Furthermore, there was evidence from Anna E. DiOrio and the plaintiff's father which was fairly open to the reasonable inference that, in view of all the circumstances, the driver of the truck was being directed into position by a servant of the defendant, probably its foreman Pernier or Perna, so that the truck could be filled by the steam shovel. The evidence was also open to the further reasonable inference that the plaintiff and her sister, Antonia, were in plain sight of the driver of the truck, the operator of the steam shovel, and the person directing the truck while it was being driven into the required position for loading. In so doing, the truck was driven against the Bucci children.
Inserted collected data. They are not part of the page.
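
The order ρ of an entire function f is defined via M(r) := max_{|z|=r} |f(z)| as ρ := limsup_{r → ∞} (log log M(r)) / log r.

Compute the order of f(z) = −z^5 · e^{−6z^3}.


M(r) = max_{|z|=r} |-1|·|z|^5·|e^{−6z^3}| = 1·r^5 · e^{6r^3} (the factors attain their maxima compatibly on |z|=r). Then log M(r) = log 1 + 5·log r + 6r^3, dominated by the last term, so log log M(r) ~ 3·log r. The polynomial factor -1z^5 contributes only a log r term and does not affect the order. ρ = 3.
Therefore ρ = 3.

Order ρ = 3.


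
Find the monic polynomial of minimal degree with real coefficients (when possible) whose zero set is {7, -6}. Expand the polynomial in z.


The polynomial is p(z) = ∏_{α ∈ S} (z − α), where S = {7, -6}.
Expanding the product yields: p(z) = z^2 -z -42.
The resulting polynomial has degree 2 and real coefficients as required.

p(z) = z^2 -z -42.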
[3] In the circumstances of this case the question of defendant's liability is controlled by well-established and generally recognized principles of the law of negligence. The defendant was under the duty not to create a situation which was potentially dangerous to persons lawfully on that part of King street open to the public, especially children. It was bound to use reasonable care for the protection of all such persons. If, in disregard of this duty, it united with the *65 Hennessy Dairy and, for their common benefit, negligently set in operation a force which proximately resulted in injury to the plaintiff, then the defendant's negligence could reasonably be found to be at least a concurrent cause of the injury. On such a finding of fact the defendant would be liable. This phase of the case was apparently overlooked by the trial justice in his decision, and in the circumstances we think that justice requires that there be a new trial. The plaintiff's exception to the decision for the defendant is sustained.

[4] To avoid confusion in a new trial we advert to a number of plaintiff's exceptions to rulings which sustained defendant's objections to the introduction in evidence of the whole or of certain parts of the contract between the defendant and the town of North Providence. These exceptions are without merit for the reasons stated in Oliver v. Pettaconsett Construction Co.,36 R.I. 477. But if at a new trial the defendant should deny that it was bound to remove the extra soil at its expense, then only such part of the contract that pertains thereto would be admissible in evidence in the circumstances of this case.

The exception of the plaintiff to a decision for the defendant in each case is sustained, all other exceptions are overruled, and each case it remitted to the superior court for a new trial.